A path has been trampled on us and over us and later has been re-tilled.

That’s a garden, right?

Kind of.

Just like that book, “Let it rot,” most places on this planet will sustain life if left alone.

Life is not dependant on human hands to naturally grow… but in a garden, a vegetable garden, the goal is to harvest.

Things are done intentionally.

Plants are nursed and cared for.

Weeds are removed.

But in this parable, the sower isn’t very intentional about his planting. He isn’t very intentional about what the ground is like… what the soil is like.

It makes me wonder… is this sower just the worst gardener ever? Why is he so wasteful? I even wondered for a while if the sower just wasn’t very bright. Certainly not very responsible.

Or… maybe… if the seeds are Kingdom seeds… Maybe those seeds never run out.

Maybe, like with compost, there is never any waste.

Because in a closed system… like a bio-dome… like this planet earth, our island home…

like all of Creation… there is nothing wasted. Ever.

And so as the sower drops seeds.

As he throws seeds, as he deposits seeds in places that will potentially not yield fruit.

Places that the seed won’t even sprout.

He sows generously… he sows indiscriminately.

He sows liberally.

He sows abundantly.

He sows the Kingdom of God.

The truth of the kingdom…

kingdom seeds turn into plants which yield fruit…

or they turn into plants that other parts of creation can consume.

Or they are picked up by the birds which use them as food.

The Truth of the Kingdom of God never runs out and it is never wasted.

It is goodness itself.

So, if your soil is rocky… if you are rocky… that’s OK.

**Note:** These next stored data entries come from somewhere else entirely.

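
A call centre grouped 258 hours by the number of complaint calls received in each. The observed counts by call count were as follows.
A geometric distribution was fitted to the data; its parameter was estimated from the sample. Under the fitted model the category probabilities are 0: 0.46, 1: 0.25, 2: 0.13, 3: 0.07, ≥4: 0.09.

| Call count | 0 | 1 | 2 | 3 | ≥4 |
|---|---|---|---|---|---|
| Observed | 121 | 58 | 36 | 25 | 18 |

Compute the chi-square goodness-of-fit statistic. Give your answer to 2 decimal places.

Expected counts E_i = n·p_i: 258×0.46 = 118.68, 258×0.25 = 64.5, 258×0.13 = 33.54, 258×0.07 = 18.06, 258×0.09 = 23.22.
0: (121 − 118.68)²/118.68 = 5.3824/118.68 = 0.045
1: (58 − 64.5)²/64.5 = 42.25/64.5 = 0.655
2: (36 − 33.54)²/33.54 = 6.0516/33.54 = 0.180
3: (25 − 18.06)²/18.06 = 48.1636/18.06 = 2.667
≥4: (18 − 23.22)²/23.22 = 27.2484/23.22 = 1.173
Sum = 4.72

4.72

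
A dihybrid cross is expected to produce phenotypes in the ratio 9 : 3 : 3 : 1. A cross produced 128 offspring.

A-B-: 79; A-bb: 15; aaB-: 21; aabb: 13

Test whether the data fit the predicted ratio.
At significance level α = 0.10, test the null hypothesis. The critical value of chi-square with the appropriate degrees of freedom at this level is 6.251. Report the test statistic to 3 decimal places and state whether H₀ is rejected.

Ratio total = 16. Expected counts: 128×9/16 = 72, 128×3/16 = 24, 128×3/16 = 24, 128×1/16 = 8.
A-B-: (79 − 72)²/72 = 49/72 = 0.6806
A-bb: (15 − 24)²/24 = 81/24 = 3.3750
aaB-: (21 − 24)²/24 = 9/24 = 0.3750
aabb: (13 − 8)²/8 = 25/8 = 3.1250
Sum = 7.556
df = 3. Since 7.556 > 6.251, we reject H₀.

7.556; reject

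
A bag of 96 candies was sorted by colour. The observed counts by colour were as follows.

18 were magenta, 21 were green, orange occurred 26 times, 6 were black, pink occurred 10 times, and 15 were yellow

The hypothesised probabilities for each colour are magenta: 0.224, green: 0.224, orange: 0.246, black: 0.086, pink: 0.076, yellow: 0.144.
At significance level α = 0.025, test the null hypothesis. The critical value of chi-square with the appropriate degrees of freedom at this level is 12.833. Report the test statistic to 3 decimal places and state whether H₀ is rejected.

2.542; do not reject

Expected counts E_i = n·p_i: 96×0.224 = 21.504, 96×0.224 = 21.504, 96×0.246 = 23.616, 96×0.086 = 8.256, 96×0.076 = 7.296, 96×0.144 = 13.824.
cat          O        E   (O−E)²/E
magenta     18   21.504     0.5710
green       21   21.504     0.0118
orange      26   23.616     0.2407
black        6    8.256     0.6165
pink        10    7.296     1.0021
yellow      15   13.824     0.1000
Sum = 2.542
df = 5. Since 2.542 < 12.833, we do not reject H₀.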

The Kingdom will still grow in you and out of you.

And if your soil is thorny… if you are thorny… that’s OK.

The Kingdom will grow in areas of you that are less thorny.

And when you are trampled upon and where the Kingdom seeds can’t germinate before the birds eat them… be happy that the birds will be fed… know that you will see fruit in others areas of your life.

Remember you are soil and remember you are good.

The Kingdom will spring forth from you and it will bear fruit because of the sower.

And together we will feed the world.